I had never heard of this and knowing the general reputation of pet store employees (totally clueless) I thought I should check it out. Seems she was at least partially right.
Some hay, not just alfalfa, is treated with preservatives to prevent spoilage. Two types of preservative are commonly used: ammonia based organic acids and their salts, and microbial additives. The most common organic acids used are: propionic acid, a liquid, and anhydrous ammonia, a gas. It seems in using ammonia it´s very important not to exceed the application rate of 1% of dry weight because of the toxicity risk. I found this somewhat alarming:
Applying more than 1% ammonia to high quality forages can result in the formation of an unknown toxic compound. Animals consuming ammoniated high quality forage often exhibit hyperexcitability followed by death. The toxin is transferred into milk, so nursing calves and lambs also are susceptible to the toxin. HIGH QUALITY HAY MUST NOT BE TREATED WITH MORE THAN 1% AMMONIA (DRY MATTER BASIS).
More cause for concern:
Disadvantages of Using Hay Preservatives
1. Propionic acid is corrosive and can damage machines and injure workers.
2. Anhydrous ammonia is difficult to apply and is a hazardous chemical.
This information is from the Ohio State University Extension:
This leads me to wonder how much hay is treated with preservatives and whether this has any relation to some of the "mystery" ailments our pets suffer.
Apparently fresh cut alfalfa is sometimes treated with chemical "drying agents" too. Don´t know if I even want to go there.
Dawn says that they do not use any chemicals on their hay. However, she finds it somewhat ironic that we are worried about it, while some rabbit people are actually encouraging it! In her words: "they feel it will decrease any mycotoxin
problems." She goes on to say that properly dried and baled hay won´t have a mycotoxin problem even without the use of preservative chemicals.

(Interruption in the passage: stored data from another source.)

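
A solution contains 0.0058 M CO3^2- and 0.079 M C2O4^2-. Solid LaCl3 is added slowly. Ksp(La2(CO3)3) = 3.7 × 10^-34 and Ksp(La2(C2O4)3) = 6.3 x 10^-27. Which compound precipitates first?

La2(CO3)3

Each salt begins to precipitate when Q = Ksp, i.e. when [La^3+] reaches its threshold.
For La2(CO3)3: 3.7 × 10^-34 = (0.0058)^3 × [La^3+]^2  ⇒  [La^3+] = 4.4 × 10^-14 M.
For La2(C2O4)3: 6.3 x 10^-27 = (0.079)^3 × [La^3+]^2  ⇒  [La^3+] = 3.6 × 10^-12 M.
The salt with the lower threshold [La^3+] precipitates first: La2(CO3)3.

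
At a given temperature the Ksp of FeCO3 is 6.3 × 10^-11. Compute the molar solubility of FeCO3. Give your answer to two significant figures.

s ≈ 7.9 × 10^-6 M

FeCO3(s) ⇌ Fe^2+(aq) + CO3^2-(aq)
Ksp = [Fe^2+][CO3^2-]
Let s = molar solubility. Then [Fe^2+] = s and [CO3^2-] = s.
Ksp = (s)(s) = s^2
s = √(6.3 × 10^-11) = 7.9 x 10^-6 M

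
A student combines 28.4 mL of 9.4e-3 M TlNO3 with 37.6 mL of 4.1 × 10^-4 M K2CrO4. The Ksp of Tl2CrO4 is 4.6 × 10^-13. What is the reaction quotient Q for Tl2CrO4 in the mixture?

Q ≈ 3.8e-9

Total volume = 28.4 + 37.6 = 66 mL.
[Tl^+] = 9.4 x 10^-3 × (28.4/66) = 4.04 x 10^-3 M
[CrO4^2-] = 4.1 × 10^-4 × (37.6/66) = 2.34 × 10^-4 M
Tl2CrO4(s) ⇌ 2 Tl^+(aq) + CrO4^2-(aq), so Q = [Tl^+]^2[CrO4^2-]
Q = (4.04 × 10^-3)^2(2.34 × 10^-4) = 3.8 × 10^-9
Q > Ksp, so Tl2CrO4 will precipitate.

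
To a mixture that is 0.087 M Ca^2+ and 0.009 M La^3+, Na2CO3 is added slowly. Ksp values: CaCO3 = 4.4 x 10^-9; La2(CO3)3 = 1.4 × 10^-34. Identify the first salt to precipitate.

Precipitation of each salt starts when its ion product equals its Ksp.
For CaCO3: 4.4 x 10^-9 = 0.087 × [CO3^2-]  ⇒  [CO3^2-] = 5.1 × 10^-8 M.
For La2(CO3)3: 1.4 × 10^-34 = (0.009)^2 × [CO3^2-]^3  ⇒  [CO3^2-] = 1.2 x 10^-10 M.
The salt with the lower threshold [CO3^2-] precipitates first: La2(CO3)3.

La2(CO3)3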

Since I neglected to get permission to repost her email in its entirety publicly (I know, I´m sorry!) I probably shouldn´t. However, if anyone wants a copy of the email, I can forward it to you. (That´s allowed, right?)

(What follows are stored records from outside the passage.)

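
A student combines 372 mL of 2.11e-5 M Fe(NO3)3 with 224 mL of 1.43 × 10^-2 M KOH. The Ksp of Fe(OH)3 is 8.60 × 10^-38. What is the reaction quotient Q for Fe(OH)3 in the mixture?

Total volume = 372 + 224 = 596 mL.
[Fe^3+] = 2.11 × 10^-5 × (372/596) = 1.317 × 10^-5 M
[OH^-] = 1.43 × 10^-2 × (224/596) = 5.374 × 10^-3 M
Fe(OH)3(s) ⇌ Fe^3+(aq) + 3 OH^-(aq), so Q = [Fe^3+][OH^-]^3
Q = (1.317 × 10^-5)(5.374 x 10^-3)^3 = 2.04 × 10^-12
Q > Ksp, so Fe(OH)3 will precipitate.

2.04e-12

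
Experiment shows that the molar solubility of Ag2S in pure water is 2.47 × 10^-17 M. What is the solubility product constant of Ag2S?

Ksp = 6.03e-50

Ag2S(s) ⇌ 2 Ag^+ + S^2-
With molar solubility s: [Ag^+] = 2s, [S^2-] = s.
Ksp = [Ag^+]^2[S^2-]
So Ksp = (2s)^2 × s = 4s^3
With s = 2.47 × 10^-17: Ksp = 6.03 × 10^-50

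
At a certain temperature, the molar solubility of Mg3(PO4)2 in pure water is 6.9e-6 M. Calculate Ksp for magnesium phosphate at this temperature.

Mg3(PO4)2(s) <=> 3 Mg^2+ + 2 PO4^3-
With molar solubility s: [Mg^2+] = 3s, [PO4^3-] = 2s.
Ksp = [Mg^2+]^3[PO4^3-]^2
So Ksp = (3s)^3 × (2s)^2 = 108s^5
With s = 6.9 × 10^-6: Ksp = 1.7 x 10^-24

Ksp ≈ 1.7 × 10^-24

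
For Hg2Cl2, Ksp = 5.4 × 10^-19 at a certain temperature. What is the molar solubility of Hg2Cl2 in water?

s = 5.1 x 10^-7 M

Hg2Cl2(s) ⇌ Hg2^2+(aq) + 2 Cl^-(aq)
Ksp = [Hg2^2+][Cl^-]^2
For each mole of Hg2Cl2 that dissolves: [Hg2^2+] = s, [Cl^-] = 2s.
Ksp = s(2s)^2 = 4s^3
s^3 = 5.4 × 10^-19 / 4, so s = 5.1 x 10^-7 M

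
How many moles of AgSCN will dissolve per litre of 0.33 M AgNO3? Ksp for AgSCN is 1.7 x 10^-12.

AgSCN(s) ⇌ Ag^+ + SCN^-
Ksp = [Ag^+][SCN^-]
If s mol/L dissolves here, [Ag^+] = 0.33 + s ≈ 0.33, [SCN^-] = s (Ksp is small, so little additional dissolves).
Ksp ≈ 0.33 × s
s = 5.2 x 10^-12 M
Check: s = 5.2 × 10^-12 ≪ 0.33, so the approximation is valid.

s ≈ 5.2 x 10^-12 M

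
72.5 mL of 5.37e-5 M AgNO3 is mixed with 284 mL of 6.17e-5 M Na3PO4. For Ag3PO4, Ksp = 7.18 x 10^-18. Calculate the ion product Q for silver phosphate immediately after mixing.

Q = 6.40e-20

Total volume = 72.5 + 284 = 356.5 mL.
[Ag^+] = 5.37 × 10^-5 × (72.5/356.5) = 1.092 × 10^-5 M
[PO4^3-] = 6.17 × 10^-5 × (284/356.5) = 4.915 × 10^-5 M
Ag3PO4(s) <=> 3 Ag^+ + PO4^3-, so Q = [Ag^+]^3[PO4^3-]
Q = (1.092 × 10^-5)^3(4.915 x 10^-5) = 6.40 × 10^-20
Q < Ksp, so no precipitate of Ag3PO4 forms.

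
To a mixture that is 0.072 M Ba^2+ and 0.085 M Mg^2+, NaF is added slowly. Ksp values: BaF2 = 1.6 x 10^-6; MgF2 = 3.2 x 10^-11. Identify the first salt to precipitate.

MgF2

Each salt begins to precipitate when Q = Ksp, i.e. when [F^-] reaches its threshold.
For BaF2: 1.6 x 10^-6 = 0.072 × [F^-]^2  ⇒  [F^-] = 4.7 × 10^-3 M.
For MgF2: 3.2 x 10^-11 = 0.085 × [F^-]^2  ⇒  [F^-] = 1.9 × 10^-5 M.
The salt with the lower threshold [F^-] precipitates first: MgF2.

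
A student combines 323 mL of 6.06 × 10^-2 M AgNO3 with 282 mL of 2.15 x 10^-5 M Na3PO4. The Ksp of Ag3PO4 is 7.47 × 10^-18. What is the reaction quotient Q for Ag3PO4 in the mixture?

Q ≈ 3.39 × 10^-10

Total volume = 323 + 282 = 605 mL.
[Ag^+] = 6.06 × 10^-2 × (323/605) = 3.235 × 10^-2 M
[PO4^3-] = 2.15 x 10^-5 × (282/605) = 1.002 x 10^-5 M
Ag3PO4(s) ⇌ 3 Ag^+(aq) + PO4^3-(aq), so Q = [Ag^+]^3[PO4^3-]
Q = (3.235 × 10^-2)^3(1.002 x 10^-5) = 3.39 × 10^-10
Q > Ksp, so Ag3PO4 will precipitate.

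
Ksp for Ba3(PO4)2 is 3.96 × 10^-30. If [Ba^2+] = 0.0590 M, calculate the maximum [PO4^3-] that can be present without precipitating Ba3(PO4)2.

[PO4^3-] = 1.39 × 10^-13 M

Ba3(PO4)2(s) ⇌ 3 Ba^2+(aq) + 2 PO4^3-(aq)
Ksp = [Ba^2+]^3[PO4^3-]^2
Precipitation begins when Q = Ksp. With [Ba^2+] = 0.0590 M:
3.96 × 10^-30 = (0.0590)^3 × [PO4^3-]^2
[PO4^3-] = (3.96 × 10^-30 / 2.054 × 10^-4)^(1/2) = 1.39 × 10^-13 M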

We do not use any chemicals or preservatives in any of our hay. I am
aware that some producers do have access to this product and it is used
in areas of that receive a lot of moisture and they have problems with
getting hay "put up" in a timely fashion before it throughly dries.
It is ironic however because some rabbit owners are wanting to increase
the use of this product as they feel it will decrease any mycotoxin
problems. The bigger picture and concern is that you make sure that you
dry your hay throughly before it is baled and you will not have a
problem with spoilage, heating, or mycotoxins.
Be assured that our hay is not treated in any way with any chemicals or
preservatives. If you or anyone else has any questions please feel free
to call me or anyone else can email me as well.
Director of Nutrition and Product Development
Oxbow Pet Products
"Specializing in Herbivore Nutrition and Supportive Care"
The preservatives kill the molds and fungi, the chemical dessicants dry out the hay so the molds don´t form.